There are limitations to the current study. For example, in Experiment 1, we measured the endorsement of neuromyths using a standard true/false response scale. Recently, this scale has come under scrutiny because neuromyths may not encompass one coherent construct (
Horvath et al. 2018;
Krammer et al. 2021;
Macdonald et al. 2017). This potential issue led us to conduct Experiments 2 and 3 using Likert scales, which have been adopted in several studies. However, future research is necessary to understand how best to measure beliefs in neuromyths. Also, we examined one sample of teachers, but the results may differ using a different sample of teachers. Future research should examine the effectiveness of corrections for various groups of teachers and attempt to tailor these corrections to these groups. Another potential limitation is that the data were collected online using MTurk. Of course, using an online sample can be a strength because it can allow for responses from a broad sample of teachers. However, some may worry about data quality from MTurk participants on the basis that these participants may not be paying attention and taking studies as seriously as other participants. To address this question, we examined participant’s performance on the math tests in sessions 1 and 2 as a proxy for attention check. The results showed that very few participants (1.35%) failed to answer all of the math problems within the allotted time (1.35% in part 1 and 1.45% in part 2), suggesting that we had very few cases of participants who were likely not attending to the task. On average, participants completed most of the math problems (76% in part 1 and 85.2% in part 2), and of these, they answered 86% and 88% of them correctly in sessions 1 and 2, respectively. The math problems had some complexity to them (e.g., (72 − 50) × 2 = ?; 10 + 7 − 5 = ?; 44 − 20 + 10 = ?), and participants were given only 6 s to complete each one, suggesting that participants needed to actively pay attention to this task to be able to make their responses within the tight time limit. Thus, the fact that most people completed the task on time and answered a relatively high percentage of the items correctly suggests that the majority of participants in Experiment 3 were paying attention to the study.

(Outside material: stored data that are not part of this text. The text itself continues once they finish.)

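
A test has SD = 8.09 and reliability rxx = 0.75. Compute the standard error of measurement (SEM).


SEM = SD * sqrt(1 - rxx)
SEM = 8.09 * sqrt(1 - 0.75)
SEM = 8.09 * sqrt(0.25) = 8.09 * 0.5
SEM = 4.045

4.045


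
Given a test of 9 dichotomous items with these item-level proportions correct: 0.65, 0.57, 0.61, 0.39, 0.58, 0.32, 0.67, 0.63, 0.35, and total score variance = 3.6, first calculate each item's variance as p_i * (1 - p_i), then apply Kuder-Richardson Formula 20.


For each item, compute p_i * q_i:
  Item 1: 0.65 * 0.35 = 0.2275
  Item 2: 0.57 * 0.43 = 0.2451
  Item 3: 0.61 * 0.39 = 0.2379
  Item 4: 0.39 * 0.61 = 0.2379
  Item 5: 0.58 * 0.42 = 0.2436
  Item 6: 0.32 * 0.68 = 0.2176
  Item 7: 0.67 * 0.33 = 0.2211
  Item 8: 0.63 * 0.37 = 0.2331
  Item 9: 0.35 * 0.65 = 0.2275
Sum(p_i * q_i) = 0.2275 + 0.2451 + 0.2379 + 0.2379 + 0.2436 + 0.2176 + 0.2211 + 0.2331 + 0.2275 = 2.0913
KR-20 = (k/(k-1)) * (1 - Sum(p_i*q_i) / Var_total)
= (9/8) * (1 - 2.0913/3.6)
= 1.125 * 0.4191
KR-20 = 0.4715

0.4715


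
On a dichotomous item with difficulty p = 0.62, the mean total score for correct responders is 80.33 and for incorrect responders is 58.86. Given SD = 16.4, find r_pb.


q = 1 - p = 0.38
rpb = ((M1 - M0) / SD) * sqrt(p * q)
rpb = ((80.33 - 58.86) / 16.4) * sqrt(0.62 * 0.38)
rpb = 0.6354

0.6354


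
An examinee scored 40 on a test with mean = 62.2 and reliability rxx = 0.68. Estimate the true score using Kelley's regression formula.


T_est = rxx * X + (1 - rxx) * mean
T_est = 0.68 * 40 + 0.32 * 62.2
T_est = 27.2 + 19.904
T_est = 47.104

47.104


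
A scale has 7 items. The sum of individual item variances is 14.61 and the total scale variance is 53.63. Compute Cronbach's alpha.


alpha = (k/(k-1)) * (1 - sum(si^2)/s_total^2)
= (7/6) * (1 - 14.61/53.63)
alpha = 0.8488

0.8488


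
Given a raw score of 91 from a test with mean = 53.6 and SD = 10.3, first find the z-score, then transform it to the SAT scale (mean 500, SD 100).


z = (X - mean) / SD = (91 - 53.6) / 10.3
z = 37.4 / 10.3
z = 3.6311
SAT-scale = SAT = 500 + 100z
Carry z at full precision (z = 37.4 / 10.3) into the conversion:
SAT-scale = 500 + 100 * (37.4 / 10.3) = 500 + 3740 / 10.3
SAT-scale = 500 + 363.1068
SAT-scale = 863.1068

863.1068


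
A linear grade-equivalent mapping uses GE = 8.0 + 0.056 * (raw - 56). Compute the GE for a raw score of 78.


raw - median = 78 - 56 = 22
slope * diff = 0.056 * 22 = 1.232
GE = 8.0 + 1.232
GE = 9.232

9.232


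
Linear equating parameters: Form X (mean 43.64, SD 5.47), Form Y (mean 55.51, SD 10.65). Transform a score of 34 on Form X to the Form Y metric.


slope = SD_Y / SD_X = 10.65 / 5.47 ~ 1.947
intercept = mean_Y - slope * mean_X = 55.51 - (10.65 / 5.47) * 43.64 ~ -29.4564
Y = slope * X + intercept. To avoid rounding drift from the rounded slope/intercept, evaluate the equivalent form Y = mean_Y + SD_Y * (X - mean_X) / SD_X at full precision:
Y = 55.51 + 10.65 * (34 - 43.64) / 5.47
Y = 55.51 - 10.65 * 9.64 / 5.47
Y = 55.51 - 102.666 / 5.47
Y = 55.51 - 18.7689
Y = 36.7411

36.7411


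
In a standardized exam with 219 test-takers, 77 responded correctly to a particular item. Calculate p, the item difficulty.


Item difficulty p = number correct / total examinees
p = 77 / 219
p = 0.3516

0.3516


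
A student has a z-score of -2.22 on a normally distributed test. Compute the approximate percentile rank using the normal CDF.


CDF(z) = 0.5 * (1 + erf(z/sqrt(2)))
erf(-1.5698) = -0.9736
CDF = 0.0132
Percentile rank = 0.0132 * 100 = 1.32

1.32


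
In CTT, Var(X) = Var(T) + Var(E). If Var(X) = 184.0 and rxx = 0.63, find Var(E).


var_true = rxx * var_obs = 0.63 * 184.0 = 115.92
var_error = var_obs - var_true
var_error = 184.0 - 115.92
var_error = 68.08

68.08


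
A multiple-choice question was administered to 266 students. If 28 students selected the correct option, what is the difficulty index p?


Item difficulty p = number correct / total examinees
p = 28 / 266
p = 0.1053

0.1053


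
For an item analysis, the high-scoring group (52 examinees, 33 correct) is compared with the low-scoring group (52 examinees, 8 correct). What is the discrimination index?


p_upper = 33/52 = 0.6346
p_lower = 8/52 = 0.1538
D = 0.6346 - 0.1538 = 0.4808

0.4808


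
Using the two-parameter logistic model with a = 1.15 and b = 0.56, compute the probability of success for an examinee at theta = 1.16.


a*(theta - b) = 1.15 * (1.16 - 0.56) = 0.69
exp(-0.69) = 0.5016
P = 1 / (1 + 0.5016)
P = 0.666

0.666


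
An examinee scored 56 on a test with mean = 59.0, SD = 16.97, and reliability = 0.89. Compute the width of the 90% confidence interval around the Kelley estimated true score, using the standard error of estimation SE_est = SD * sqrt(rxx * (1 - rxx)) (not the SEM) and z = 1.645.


True score estimate = 0.89*56 + 0.11*59.0 = 56.33
SE_est = SD * sqrt(rxx * (1 - rxx)) = 16.97 * sqrt(0.89 * 0.11) = 16.97 * sqrt(0.0979) = 5.309739
CI = T_est +/- z * SE_est, so width = 2 * z * SE_est = 2 * 1.645 * 5.309739
Width = 17.469

17.469


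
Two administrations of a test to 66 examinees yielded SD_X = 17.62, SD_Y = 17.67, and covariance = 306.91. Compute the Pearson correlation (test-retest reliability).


r = cov(X,Y) / (SD_X * SD_Y)
r = 306.91 / (17.62 * 17.67)
r = 306.91 / 311.3454
r = 0.9858

0.9858


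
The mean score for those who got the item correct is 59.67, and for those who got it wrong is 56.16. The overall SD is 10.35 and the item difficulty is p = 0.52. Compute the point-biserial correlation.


q = 1 - p = 0.48
rpb = ((M1 - M0) / SD) * sqrt(p * q)
rpb = ((59.67 - 56.16) / 10.35) * sqrt(0.52 * 0.48)
rpb = 0.1694

0.1694


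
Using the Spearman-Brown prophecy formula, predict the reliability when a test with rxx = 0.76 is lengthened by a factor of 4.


r_new = (n * rxx) / (1 + (n-1) * rxx)
r_new = (4 * 0.76) / (1 + 3 * 0.76)
r_new = 3.04 / 3.28
r_new = 0.9268

0.9268


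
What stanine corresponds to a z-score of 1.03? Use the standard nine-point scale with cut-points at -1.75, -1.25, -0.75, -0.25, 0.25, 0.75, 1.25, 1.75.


Stanine boundaries: [-1.75, -1.25, -0.75, -0.25, 0.25, 0.75, 1.25, 1.75]
z = 1.03
Check each boundary:
  z >= -1.75 -> could be stanine 2
  z >= -1.25 -> could be stanine 3
  z >= -0.75 -> could be stanine 4
  z >= -0.25 -> could be stanine 5
  z >= 0.25 -> could be stanine 6
  z >= 0.75 -> could be stanine 7
  z < 1.25
  z < 1.75
Highest qualifying boundary gives stanine = 7

7


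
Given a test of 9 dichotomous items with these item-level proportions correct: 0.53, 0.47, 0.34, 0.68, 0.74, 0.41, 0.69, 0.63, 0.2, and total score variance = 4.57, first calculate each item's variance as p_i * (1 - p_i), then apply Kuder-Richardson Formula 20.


For each item, compute p_i * q_i:
  Item 1: 0.53 * 0.47 = 0.2491
  Item 2: 0.47 * 0.53 = 0.2491
  Item 3: 0.34 * 0.66 = 0.2244
  Item 4: 0.68 * 0.32 = 0.2176
  Item 5: 0.74 * 0.26 = 0.1924
  Item 6: 0.41 * 0.59 = 0.2419
  Item 7: 0.69 * 0.31 = 0.2139
  Item 8: 0.63 * 0.37 = 0.2331
  Item 9: 0.2 * 0.8 = 0.16
Sum(p_i * q_i) = 0.2491 + 0.2491 + 0.2244 + 0.2176 + 0.1924 + 0.2419 + 0.2139 + 0.2331 + 0.16 = 1.9815
KR-20 = (k/(k-1)) * (1 - Sum(p_i*q_i) / Var_total)
= (9/8) * (1 - 1.9815/4.57)
= 1.125 * 0.5664
KR-20 = 0.6372

0.6372


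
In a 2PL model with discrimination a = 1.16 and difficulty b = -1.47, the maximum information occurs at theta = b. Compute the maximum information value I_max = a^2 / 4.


For 2PL, max info at theta = b = -1.47
I_max = a^2 / 4 = 1.16^2 / 4
= 1.3456 / 4
I_max = 0.3364

0.3364


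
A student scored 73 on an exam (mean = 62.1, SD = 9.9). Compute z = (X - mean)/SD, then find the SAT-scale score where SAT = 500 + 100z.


z = (X - mean) / SD = (73 - 62.1) / 9.9
z = 10.9 / 9.9
z = 1.101
SAT-scale = SAT = 500 + 100z
Carry z at full precision (z = 10.9 / 9.9) into the conversion:
SAT-scale = 500 + 100 * (10.9 / 9.9) = 500 + 1090 / 9.9
SAT-scale = 500 + 110.101
SAT-scale = 610.101

610.101


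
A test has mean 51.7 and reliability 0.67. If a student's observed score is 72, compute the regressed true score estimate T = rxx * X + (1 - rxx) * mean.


T_est = rxx * X + (1 - rxx) * mean
T_est = 0.67 * 72 + 0.33 * 51.7
T_est = 48.24 + 17.061
T_est = 65.301

65.301


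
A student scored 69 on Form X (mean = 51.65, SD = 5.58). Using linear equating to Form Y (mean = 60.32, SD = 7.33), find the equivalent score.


slope = SD_Y / SD_X = 7.33 / 5.58 ~ 1.3136
intercept = mean_Y - slope * mean_X = 60.32 - (7.33 / 5.58) * 51.65 ~ -7.5285
Y = slope * X + intercept. To avoid rounding drift from the rounded slope/intercept, evaluate the equivalent form Y = mean_Y + SD_Y * (X - mean_X) / SD_X at full precision:
Y = 60.32 + 7.33 * (69 - 51.65) / 5.58
Y = 60.32 + 7.33 * 17.35 / 5.58
Y = 60.32 + 127.1755 / 5.58
Y = 60.32 + 22.7913
Y = 83.1113

83.1113


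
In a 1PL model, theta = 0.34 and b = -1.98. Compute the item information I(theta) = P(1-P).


P = 1/(1+exp(-(0.34--1.98))) = 0.9105
I = P*(1-P) = 0.9105 * 0.0895
I = 0.0815

0.0815


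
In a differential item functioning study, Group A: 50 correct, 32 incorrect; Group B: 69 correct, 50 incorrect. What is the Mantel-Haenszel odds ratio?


Odds_A = 50/32 = 1.5625
Odds_B = 69/50 = 1.38
OR = Odds_A / Odds_B = 1.5625 / 1.38
Exactly, OR = (50 * 50) / (32 * 69) = 2500 / 2208
OR = 1.1322

1.1322


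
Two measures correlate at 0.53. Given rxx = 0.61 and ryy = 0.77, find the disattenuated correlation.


r_corrected = rxy / sqrt(rxx * ryy)
= 0.53 / sqrt(0.61 * 0.77)
= 0.53 / sqrt(0.4697)
= 0.53 / 0.685347
r_corrected = 0.7733

0.7733


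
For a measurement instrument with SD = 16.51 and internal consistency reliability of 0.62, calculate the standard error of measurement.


SEM = SD * sqrt(1 - rxx)
SEM = 16.51 * sqrt(1 - 0.62)
SEM = 16.51 * sqrt(0.38) = 16.51 * 0.616441
SEM = 10.1774

10.1774


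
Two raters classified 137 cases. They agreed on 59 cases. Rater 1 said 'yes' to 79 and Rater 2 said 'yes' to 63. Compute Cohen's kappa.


P_o = 59/137 = 0.430657
P_e = (79*63 + 58*74) / 18769 = 0.493846
kappa = (P_o - P_e) / (1 - P_e)
kappa = (0.430657 - 0.493846) / (1 - 0.493846)
kappa = -0.1248

-0.1248


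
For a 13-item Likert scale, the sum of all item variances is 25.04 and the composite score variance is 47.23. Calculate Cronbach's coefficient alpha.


alpha = (k/(k-1)) * (1 - sum(si^2)/s_total^2)
= (13/12) * (1 - 25.04/47.23)
alpha = 0.509

0.509


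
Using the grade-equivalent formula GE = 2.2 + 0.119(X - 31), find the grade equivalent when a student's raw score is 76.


raw - median = 76 - 31 = 45
slope * diff = 0.119 * 45 = 5.355
GE = 2.2 + 5.355
GE = 7.555

7.555


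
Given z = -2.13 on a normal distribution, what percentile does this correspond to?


CDF(z) = 0.5 * (1 + erf(z/sqrt(2)))
erf(-1.5061) = -0.9668
CDF = 0.0166
Percentile rank = 0.0166 * 100 = 1.66

1.66


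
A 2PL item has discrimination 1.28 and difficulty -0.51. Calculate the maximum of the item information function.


For 2PL, max info at theta = b = -0.51
I_max = a^2 / 4 = 1.28^2 / 4
= 1.6384 / 4
I_max = 0.4096

0.4096


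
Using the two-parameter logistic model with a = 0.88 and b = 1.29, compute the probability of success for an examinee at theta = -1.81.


a*(theta - b) = 0.88 * (-1.81 - 1.29) = -2.728
exp(--2.728) = 15.3023
P = 1 / (1 + 15.3023)
P = 0.0613

0.0613


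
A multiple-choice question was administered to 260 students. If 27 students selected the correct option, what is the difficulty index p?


Item difficulty p = number correct / total examinees
p = 27 / 260
p = 0.1038

0.1038


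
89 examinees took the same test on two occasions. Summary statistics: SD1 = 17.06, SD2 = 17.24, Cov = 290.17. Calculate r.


r = cov(X,Y) / (SD_X * SD_Y)
r = 290.17 / (17.06 * 17.24)
r = 290.17 / 294.1144
r = 0.9866

0.9866


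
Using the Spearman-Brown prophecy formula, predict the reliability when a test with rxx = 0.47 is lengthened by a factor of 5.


r_new = (n * rxx) / (1 + (n-1) * rxx)
r_new = (5 * 0.47) / (1 + 4 * 0.47)
r_new = 2.35 / 2.88
r_new = 0.816

0.816


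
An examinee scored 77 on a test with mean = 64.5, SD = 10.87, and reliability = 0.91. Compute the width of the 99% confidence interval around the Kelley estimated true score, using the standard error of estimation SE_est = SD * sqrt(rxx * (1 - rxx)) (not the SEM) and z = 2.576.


True score estimate = 0.91*77 + 0.09*64.5 = 75.875
SE_est = SD * sqrt(rxx * (1 - rxx)) = 10.87 * sqrt(0.91 * 0.09) = 10.87 * sqrt(0.0819) = 3.110796
CI = T_est +/- z * SE_est, so width = 2 * z * SE_est = 2 * 2.576 * 3.110796
Width = 16.0268

16.0268


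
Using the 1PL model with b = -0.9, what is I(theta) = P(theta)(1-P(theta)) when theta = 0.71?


P = 1/(1+exp(-(0.71--0.9))) = 0.8334
I = P*(1-P) = 0.8334 * 0.1666
I = 0.1388

0.1388


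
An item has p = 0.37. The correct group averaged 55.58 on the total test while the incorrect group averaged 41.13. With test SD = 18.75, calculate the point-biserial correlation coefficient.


q = 1 - p = 0.63
rpb = ((M1 - M0) / SD) * sqrt(p * q)
rpb = ((55.58 - 41.13) / 18.75) * sqrt(0.37 * 0.63)
rpb = 0.3721

0.3721


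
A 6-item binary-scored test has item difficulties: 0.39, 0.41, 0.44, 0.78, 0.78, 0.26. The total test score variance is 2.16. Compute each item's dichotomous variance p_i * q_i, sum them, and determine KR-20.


For each item, compute p_i * q_i:
  Item 1: 0.39 * 0.61 = 0.2379
  Item 2: 0.41 * 0.59 = 0.2419
  Item 3: 0.44 * 0.56 = 0.2464
  Item 4: 0.78 * 0.22 = 0.1716
  Item 5: 0.78 * 0.22 = 0.1716
  Item 6: 0.26 * 0.74 = 0.1924
Sum(p_i * q_i) = 0.2379 + 0.2419 + 0.2464 + 0.1716 + 0.1716 + 0.1924 = 1.2618
KR-20 = (k/(k-1)) * (1 - Sum(p_i*q_i) / Var_total)
= (6/5) * (1 - 1.2618/2.16)
= 1.2 * 0.4158
KR-20 = 0.499

0.499


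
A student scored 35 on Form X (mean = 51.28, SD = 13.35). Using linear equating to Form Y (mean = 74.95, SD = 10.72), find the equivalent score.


slope = SD_Y / SD_X = 10.72 / 13.35 ~ 0.803
intercept = mean_Y - slope * mean_X = 74.95 - (10.72 / 13.35) * 51.28 ~ 33.7724
Y = slope * X + intercept. To avoid rounding drift from the rounded slope/intercept, evaluate the equivalent form Y = mean_Y + SD_Y * (X - mean_X) / SD_X at full precision:
Y = 74.95 + 10.72 * (35 - 51.28) / 13.35
Y = 74.95 - 10.72 * 16.28 / 13.35
Y = 74.95 - 174.5216 / 13.35
Y = 74.95 - 13.0728
Y = 61.8772

61.8772


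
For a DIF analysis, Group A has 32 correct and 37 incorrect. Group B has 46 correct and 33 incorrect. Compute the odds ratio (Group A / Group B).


Odds_A = 32/37 = 0.8649
Odds_B = 46/33 = 1.3939
OR = Odds_A / Odds_B = 0.8649 / 1.3939
Exactly, OR = (32 * 33) / (37 * 46) = 1056 / 1702
OR = 0.6204

0.6204


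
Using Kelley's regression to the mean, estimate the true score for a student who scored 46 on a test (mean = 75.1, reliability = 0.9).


T_est = rxx * X + (1 - rxx) * mean
T_est = 0.9 * 46 + 0.1 * 75.1
T_est = 41.4 + 7.51
T_est = 48.91

48.91


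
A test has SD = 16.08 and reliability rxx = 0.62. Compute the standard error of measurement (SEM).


SEM = SD * sqrt(1 - rxx)
SEM = 16.08 * sqrt(1 - 0.62)
SEM = 16.08 * sqrt(0.38) = 16.08 * 0.616441
SEM = 9.9124

9.9124


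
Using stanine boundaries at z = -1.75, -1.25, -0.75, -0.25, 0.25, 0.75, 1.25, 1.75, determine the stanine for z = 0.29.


Stanine boundaries: [-1.75, -1.25, -0.75, -0.25, 0.25, 0.75, 1.25, 1.75]
z = 0.29
Check each boundary:
  z >= -1.75 -> could be stanine 2
  z >= -1.25 -> could be stanine 3
  z >= -0.75 -> could be stanine 4
  z >= -0.25 -> could be stanine 5
  z >= 0.25 -> could be stanine 6
  z < 0.75
  z < 1.25
  z < 1.75
Highest qualifying boundary gives stanine = 6

6


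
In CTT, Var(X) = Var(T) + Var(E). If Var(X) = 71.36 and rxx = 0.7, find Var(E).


var_true = rxx * var_obs = 0.7 * 71.36 = 49.952
var_error = var_obs - var_true
var_error = 71.36 - 49.952
var_error = 21.408

21.408


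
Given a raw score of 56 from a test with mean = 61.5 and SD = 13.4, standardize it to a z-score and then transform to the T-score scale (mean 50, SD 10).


z = (X - mean) / SD = (56 - 61.5) / 13.4
z = -5.5 / 13.4
z = -0.4104
T-score = T = 50 + 10z
Carry z at full precision (z = -5.5 / 13.4) into the conversion:
T-score = 50 + 10 * (-5.5 / 13.4) = 50 + -55 / 13.4
T-score = 50 + -4.1045
T-score = 45.8955

45.8955


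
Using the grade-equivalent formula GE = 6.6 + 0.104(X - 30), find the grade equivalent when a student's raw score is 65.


raw - median = 65 - 30 = 35
slope * diff = 0.104 * 35 = 3.64
GE = 6.6 + 3.64
GE = 10.24

10.24


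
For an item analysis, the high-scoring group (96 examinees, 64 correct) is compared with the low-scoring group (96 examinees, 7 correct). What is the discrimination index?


p_upper = 64/96 = 0.6667
p_lower = 7/96 = 0.0729
D = 0.6667 - 0.0729 = 0.5938

0.5938


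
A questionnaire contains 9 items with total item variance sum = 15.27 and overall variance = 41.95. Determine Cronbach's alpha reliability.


alpha = (k/(k-1)) * (1 - sum(si^2)/s_total^2)
= (9/8) * (1 - 15.27/41.95)
alpha = 0.7155

0.7155


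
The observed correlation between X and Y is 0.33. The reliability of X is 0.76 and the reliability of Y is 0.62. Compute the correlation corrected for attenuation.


r_corrected = rxy / sqrt(rxx * ryy)
= 0.33 / sqrt(0.76 * 0.62)
= 0.33 / sqrt(0.4712)
= 0.33 / 0.68644
r_corrected = 0.4807

0.4807


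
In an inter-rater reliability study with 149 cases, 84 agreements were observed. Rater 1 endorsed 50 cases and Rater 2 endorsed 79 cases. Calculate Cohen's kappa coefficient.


P_o = 84/149 = 0.563758
P_e = (50*79 + 99*70) / 22201 = 0.490068
kappa = (P_o - P_e) / (1 - P_e)
kappa = (0.563758 - 0.490068) / (1 - 0.490068)
kappa = 0.1445

0.1445


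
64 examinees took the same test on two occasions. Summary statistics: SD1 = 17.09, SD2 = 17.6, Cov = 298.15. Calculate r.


r = cov(X,Y) / (SD_X * SD_Y)
r = 298.15 / (17.09 * 17.6)
r = 298.15 / 300.784
r = 0.9912

0.9912


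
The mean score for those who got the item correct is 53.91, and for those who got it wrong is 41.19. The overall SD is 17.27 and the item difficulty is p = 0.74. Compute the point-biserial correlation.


q = 1 - p = 0.26
rpb = ((M1 - M0) / SD) * sqrt(p * q)
rpb = ((53.91 - 41.19) / 17.27) * sqrt(0.74 * 0.26)
rpb = 0.3231

0.3231


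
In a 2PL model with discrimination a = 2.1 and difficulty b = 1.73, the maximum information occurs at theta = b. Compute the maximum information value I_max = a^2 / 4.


For 2PL, max info at theta = b = 1.73
I_max = a^2 / 4 = 2.1^2 / 4
= 4.41 / 4
I_max = 1.1025

1.1025


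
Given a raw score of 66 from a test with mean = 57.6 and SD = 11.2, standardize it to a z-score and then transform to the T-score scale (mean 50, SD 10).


z = (X - mean) / SD = (66 - 57.6) / 11.2
z = 8.4 / 11.2
z = 0.75
T-score = T = 50 + 10z
Carry z at full precision (z = 8.4 / 11.2) into the conversion:
T-score = 50 + 10 * (8.4 / 11.2) = 50 + 84 / 11.2
T-score = 50 + 7.5
T-score = 57.5

57.5


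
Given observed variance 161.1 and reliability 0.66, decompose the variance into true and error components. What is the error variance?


var_true = rxx * var_obs = 0.66 * 161.1 = 106.326
var_error = var_obs - var_true
var_error = 161.1 - 106.326
var_error = 54.774

54.774


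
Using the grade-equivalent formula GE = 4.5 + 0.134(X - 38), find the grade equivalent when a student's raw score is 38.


raw - median = 38 - 38 = 0
slope * diff = 0.134 * 0 = 0.0
GE = 4.5 + 0.0
GE = 4.5

4.5


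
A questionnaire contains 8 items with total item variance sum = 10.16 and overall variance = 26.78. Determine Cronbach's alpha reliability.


alpha = (k/(k-1)) * (1 - sum(si^2)/s_total^2)
= (8/7) * (1 - 10.16/26.78)
alpha = 0.7093

0.7093


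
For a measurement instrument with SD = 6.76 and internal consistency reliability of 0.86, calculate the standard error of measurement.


SEM = SD * sqrt(1 - rxx)
SEM = 6.76 * sqrt(1 - 0.86)
SEM = 6.76 * sqrt(0.14) = 6.76 * 0.374166
SEM = 2.5294

2.5294


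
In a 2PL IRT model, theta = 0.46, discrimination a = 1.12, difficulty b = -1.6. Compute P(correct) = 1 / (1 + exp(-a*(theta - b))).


a*(theta - b) = 1.12 * (0.46 - -1.6) = 2.3072
exp(-2.3072) = 0.0995
P = 1 / (1 + 0.0995)
P = 0.9095

0.9095


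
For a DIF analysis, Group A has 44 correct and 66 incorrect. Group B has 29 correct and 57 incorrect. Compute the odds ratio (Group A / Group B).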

In addition, the only participants included in the analyses were those who completed each session of the study, suggesting a relatively high degree of intention to take the study seriously.
In sum, the results of the current studies suggest that students and teachers can update initial erroneous beliefs about learning and the brain, partially replicating previous research. It is promising that simple feedback can help students to update erroneous beliefs and influence the reasoning because this feedback can be easily implemented in the classroom. However, more research is needed to understand how to make feedback effective so that educators do not rely on corrected beliefs when reasoning about learning. Based on the results of the current studies, educators may update their beliefs when given feedback. However, these updated beliefs do not translate into better reasoning about learning and the brain, where they may still rely on their original erroneous beliefs. For now, our results suggest that students’ and educators’ erroneous beliefs can be updated, but reasoning may not be influenced by this belief updating.